In fact, what may have begun as a cost-cutting exercise during the downturn could end up generating excessive work if not handled correctly. When there are fewer jobs to advertise, posting vacancies and tracking applicants is manageable. On the other hand, if as the CBI/Accenture survey suggests, more organisations will be advertising more jobs, then HR teams could become inundated with work if they attempt to handle the situation themselves.

Although many will retain agencies for some of their recruitment needs, they will also be reluctant to hand back total responsibility. Consequently, I believe that 2014 will see a far wider take up of e-recruitment and applicant tracking software and in many cases those delivered via the cloud will experience the most expansive growth.
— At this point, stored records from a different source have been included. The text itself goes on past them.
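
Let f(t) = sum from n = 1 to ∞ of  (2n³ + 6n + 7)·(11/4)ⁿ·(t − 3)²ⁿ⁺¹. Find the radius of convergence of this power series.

R = 2√11/11

Apply the ratio test: |a_{n+1}| / |a_n| = [(2(n+1)³ + 6(n+1) + 7)/(2n³ + 6n + 7)] · 11/4, which tends to 11/4 as n → ∞.
Successive powers of (t − 3) differ by 2, so the series converges when |t − 3|² · 11/4 < 1, i.e. |t − 3| < √(4/11). So R = 2√11/11.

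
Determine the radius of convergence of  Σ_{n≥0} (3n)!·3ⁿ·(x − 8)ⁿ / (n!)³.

R = 1/81

Ratio test: |a_{n+1}/a_n| = (3n+1)·(3n+2)·(3n+3)/(n+1)³ · 3 → 81 as n → ∞.
Hence the series converges for |x − 8| < 1/(81) = 1/81, so the radius of convergence is 1/81.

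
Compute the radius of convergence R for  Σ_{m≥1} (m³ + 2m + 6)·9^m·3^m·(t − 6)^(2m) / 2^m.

R = √6/9

By the ratio test, |a_{m+1}/a_m| = [((m+1)³ + 2(m+1) + 6)/(m³ + 2m + 6)] · 9·3/2 → 27/2.
Since the exponent of (t − 6) increases by 2 each term, convergence requires |t − 6|² < 2/27, hence R = √6/9.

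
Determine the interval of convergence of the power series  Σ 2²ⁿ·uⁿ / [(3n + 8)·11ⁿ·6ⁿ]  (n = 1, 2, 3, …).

Ratio test: |a_{n+1}/a_n| = [(3n + 8)/(3(n+1) + 8)] · 4/(11·6) → 2/33 as n → ∞.
The series converges when 2/33 · |u| < 1, giving R = 33/2.
At u = 33/2: the terms are asymptotic to a nonzero constant times 1/n, so the series diverges by limit comparison with Σ 1/n.
At u = -33/2: an alternating series whose terms decrease to 0 in absolute value, so it converges by the Leibniz criterion.

[-33/2, 33/2)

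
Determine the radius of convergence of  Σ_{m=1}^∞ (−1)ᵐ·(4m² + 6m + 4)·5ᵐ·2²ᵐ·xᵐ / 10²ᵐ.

By the ratio test, |a_{m+1}/a_m| = [(4(m+1)² + 6(m+1) + 4)/(4m² + 6m + 4)] · 5·4/100 → 1/5.
Convergence for |x| · 1/5 < 1, i.e. |x| < 5. So R = 5.

R = 5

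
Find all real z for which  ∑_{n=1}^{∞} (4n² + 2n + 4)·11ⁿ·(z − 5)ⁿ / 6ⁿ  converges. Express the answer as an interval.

By the ratio test, |a_{n+1}/a_n| = [(4(n+1)² + 2(n+1) + 4)/(4n² + 2n + 4)] · 11/6 → 11/6.
Hence the series converges for |z − 5| < 1/(11/6) = 6/11, so the radius of convergence is 6/11.
Endpoint z = 61/11: the n-th term does not approach 0; divergence by the term test.
At z = 49/11: the terms do not tend to 0, so the series diverges.

(49/11, 61/11)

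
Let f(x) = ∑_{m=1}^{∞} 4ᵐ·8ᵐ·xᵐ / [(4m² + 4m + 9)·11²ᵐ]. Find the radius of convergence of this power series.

R = 121/32

Ratio test: |a_{m+1}/a_m| = [(4m² + 4m + 9)/(4(m+1)² + 4(m+1) + 9)] · 4·8/121 → 32/121 as m → ∞.
The series converges when 32/121 · |x| < 1, giving R = 121/32.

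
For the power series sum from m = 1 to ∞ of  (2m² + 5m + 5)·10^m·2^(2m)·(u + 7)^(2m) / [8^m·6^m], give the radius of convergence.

Apply the ratio test: |a_{m+1}| / |a_m| = [(2(m+1)² + 5(m+1) + 5)/(2m² + 5m + 5)] · 10·4/(8·6), which tends to 5/6 as m → ∞.
Successive powers of (u + 7) differ by 2, so the series converges when |u + 7|² · 5/6 < 1, i.e. |u + 7| < √(6/5). So R = √30/5.

R = √30/5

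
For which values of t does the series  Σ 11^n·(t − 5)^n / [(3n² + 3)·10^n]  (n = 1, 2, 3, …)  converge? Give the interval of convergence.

The ratio of consecutive coefficients is [(3n² + 3)/(3(n+1)² + 3)] · 11/10 → 11/10.
The series converges when 11/10 · |t − 5| < 1, giving R = 10/11.
Endpoint t = 65/11: the series is dominated by a constant times Σ 1/n², which converges (p = 2 > 1).
When t = 45/11, the series is dominated by a constant times Σ 1/n², which converges (p = 2 > 1).

[45/11, 65/11]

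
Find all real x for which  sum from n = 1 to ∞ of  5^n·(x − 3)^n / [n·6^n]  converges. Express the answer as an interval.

[9/5, 21/5)

The ratio of consecutive coefficients is [n/(n+1)] · 5/6 → 5/6.
Convergence for |x − 3| · 5/6 < 1, i.e. |x − 3| < 6/5. So R = 6/5.
Check x = 21/5: the terms are asymptotic to a nonzero constant times 1/n, so the series diverges by limit comparison with Σ 1/n.
Endpoint x = 9/5: the terms alternate in sign and decrease monotonically to 0 in absolute value (size ~ c/n), so the alternating series test gives convergence.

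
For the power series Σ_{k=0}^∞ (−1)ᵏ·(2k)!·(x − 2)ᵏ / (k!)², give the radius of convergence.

Ratio test: |a_{k+1}/a_k| = (2k+1)·(2k+2)/(k+1)² → 4 as k → ∞.
Convergence for |x − 2| · 4 < 1, i.e. |x − 2| < 1/4. So R = 1/4.

R = 1/4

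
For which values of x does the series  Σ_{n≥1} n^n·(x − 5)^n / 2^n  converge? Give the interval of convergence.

Root test: |a_n|^(1/n) = n/2 → ∞.
Since the n-th root of |a_n| is unbounded, the series converges only at x = 5; R = 0.

{5}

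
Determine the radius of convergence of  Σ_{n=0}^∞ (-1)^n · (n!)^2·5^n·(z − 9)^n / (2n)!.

R = 4/5

By the ratio test, |a_{n+1}/a_n| = (n+1)²/[(2n+1)·(2n+2)] · 5 → 5/4.
Convergence for |z − 9| · 5/4 < 1, i.e. |z − 9| < 4/5. So R = 4/5.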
Why? Because corporate IT teams will be too busy managing mainstream business systems to focus on HR departments straight away and in many cases, don’t take the time to understand HR’s specialist requirements. Today’s cloud-based technology can be downloaded on-demand and paid for by subscription, so HR teams can more easily be proactive about ensuring they have the right tools in place to manage the increased workload without incurring extra agency fees.

Vacancy-centric software enables HR to manage all stages of the recruitment process themselves and at the same time, enables candidates to track the progress of their individual application. Self-service configuration enables quick and easy tailoring of application forms and workflows so campaigns can be quickly launched and managed.

Although the first signs of an economic recovery are encouraging, business will remain cautious and will only want to employ more staff if their investment looks set to yield a good return. At the same time, existing talent will be seen increasingly as an asset that needs to be protected and nurtured.

However, the fact remains that at the moment, most businesses know far more about their products and services than they do about their staffing trends. Yet there are signs that this attitude is changing. Suddenly, senior management is asking a whole host of questions: Where do our staff come from? What career track do they take? What is the profile of a high-performance employee? How many employees do we train and retain?

Using in-house e-recruitment and other software also helps ensure this information is kept within an organisation and made available for better-informed decision making. In the same way that financial services and retail organisations are now using data to analyse and predict trends, HR teams may soon be required to optimise the value of their data by using it for future planning and resourcing.

HR is currently regarded as one of the hottest area in business by technology developers. If predictions of economic recovery prove correct, then increased job application traffic means this trend is bound to continue throughout 2014. Using the right software could help HR teams address growing workloads without incurring too many extra overheads, while also adding value by providing accurate data for reporting and analysis.

While there’s little doubt that there will still be a place for recruitment agencies in business, it also seems likely that a significant shift in recruitment methods is on the cards for 2014, with more organisations opting to take the whole process back in house.